# Exciting new La Pav temperature stability mod!



## timmyjj21 (May 10, 2015)

I just recently joined the La Pavoni Lever Machine Owners Facebook page. Some new developments were there that I hadn't seen before.

One involved the pre-millenniums adding a plug behind the group head and cutting a hole in the dipper tube to make the group head water heated instead of steam heated.

https://www.home-barista.com/repairs/heat-control-of-1984-la-pavoni-professional-t40936-40.html

As a side note....IMS SCREENS AND BASKETS FOR LA PAV! YAY!


----------



## jimbojohn55 (Jan 15, 2016)

good find - but I'm not exactly sure why this mod would bring hot water into the group to heat it in a way that was different to the standard dipper tube, I'm guessing its because it has a bigger exit route and the pipe extends further?

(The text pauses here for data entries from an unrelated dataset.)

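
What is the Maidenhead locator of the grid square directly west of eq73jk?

Longitude subsquare j = 9; −1 → 8 = i.
The latitude characters are unchanged.

EQ73ik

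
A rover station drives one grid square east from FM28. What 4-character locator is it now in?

FM38

Longitude square 2; +1 → 3.
The latitude characters are unchanged.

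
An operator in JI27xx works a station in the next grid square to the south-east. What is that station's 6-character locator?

Longitude subsquare x = 23; +1 → 24, wraps to 0 = a, carry into square.
Longitude square 2; +1 → 3.
Latitude subsquare x = 23; −1 → 22 = w.

JI37aw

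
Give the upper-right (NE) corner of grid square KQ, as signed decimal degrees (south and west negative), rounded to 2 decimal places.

Field K=10, Q=16: +10·20° lon, +16·10° lat → SW at lon 20°, lat 70°.
Cell spans 20° lon × 10° lat. NE corner is SW corner plus one full cell.
latitude 80.00, longitude 40.00.

80.00, 40.00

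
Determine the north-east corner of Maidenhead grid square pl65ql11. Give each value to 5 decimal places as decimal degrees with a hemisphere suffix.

25.46667° N, 133.35000° E

Field P=15, L=11: +15·20° lon, +11·10° lat → SW at lon 120°, lat 20°.
Square 6, 5: +6·2° lon, +5·1° lat → SW at lon 132°, lat 25°.
Subsquare q=16, l=11: +16·0.0833333° lon, +11·0.0416667° lat → SW at lon 133.333°, lat 25.4583°.
Extended square 1, 1: +1·0.00833333° lon, +1·0.00416667° lat → SW at lon 133.342°, lat 25.4625°.
Cell spans 0.00833333° lon × 0.00416667° lat. NE corner is SW corner plus one full cell.
latitude 25.46667° N, longitude 133.35000° E.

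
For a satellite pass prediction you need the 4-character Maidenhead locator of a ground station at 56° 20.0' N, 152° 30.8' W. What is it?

Offset from 180°W / 90°S: lon 27.49°, lat 146.33°.
Field: lon ⌊27.49/20⌋ = 1 → B; lat ⌊146.33/10⌋ = 14 → O.
Square: lon ⌊7.49/2⌋ = 3; lat ⌊6.33/1⌋ = 6.

BO36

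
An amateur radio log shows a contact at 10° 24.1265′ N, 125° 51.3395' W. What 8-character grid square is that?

Add 180° to longitude and 90° to latitude: 54.14434, 100.40211.
Field: lon ⌊54.14434/20⌋ = 2 → C; lat ⌊100.40211/10⌋ = 10 → K.
Square: lon ⌊14.14434/2⌋ = 7; lat ⌊0.40211/1⌋ = 0.
Subsquare: lon ⌊0.14434/0.0833333⌋ = 1 → b; lat ⌊0.40211/0.0416667⌋ = 9 → j.
Extended square: lon ⌊0.06101/0.00833333⌋ = 7; lat ⌊0.02711/0.00416667⌋ = 6.

CK70bj76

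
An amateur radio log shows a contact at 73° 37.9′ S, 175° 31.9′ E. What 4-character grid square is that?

RB76

Offset from 180°W / 90°S: lon 355.53°, lat 16.37°.
Field: 355.53/20 → 17 → R, 16.37/10 → 1 → B; chars RB.
Square: 15.53/2 → 7, 6.37/1 → 6; chars 76.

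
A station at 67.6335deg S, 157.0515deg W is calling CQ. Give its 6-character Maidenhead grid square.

BC12li

Add 180° to longitude and 90° to latitude: 22.9485, 22.3665.
Field (20°×10°, letters A–R): lon ⌊22.9485/20⌋ = 1 → B; lat ⌊22.3665/10⌋ = 2 → C.
Square (2°×1°, digits 0–9): lon ⌊2.9485/2⌋ = 1; lat ⌊2.3665/1⌋ = 2.
Subsquare (5′×2.5′, letters a–x): lon ⌊0.9485/0.0833333⌋ = 11 → l; lat ⌊0.3665/0.0416667⌋ = 8 → i.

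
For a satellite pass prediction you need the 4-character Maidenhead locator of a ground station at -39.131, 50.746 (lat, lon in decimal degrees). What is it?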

the solution they use would be neater and easier if they used a small threaded copper tube inserted into the inner face of the syphon -

its got me thinking anyway!


----------



## timmyjj21 (May 10, 2015)

From what I understand, the plug seals the group head neck from steam, and a handle pump fills the area with water due to the hole on the dipper tube.


----------



## Rob1 (Apr 9, 2015)

Just found out about the brew pressure gauge from the same thread. Amazing stuff.


----------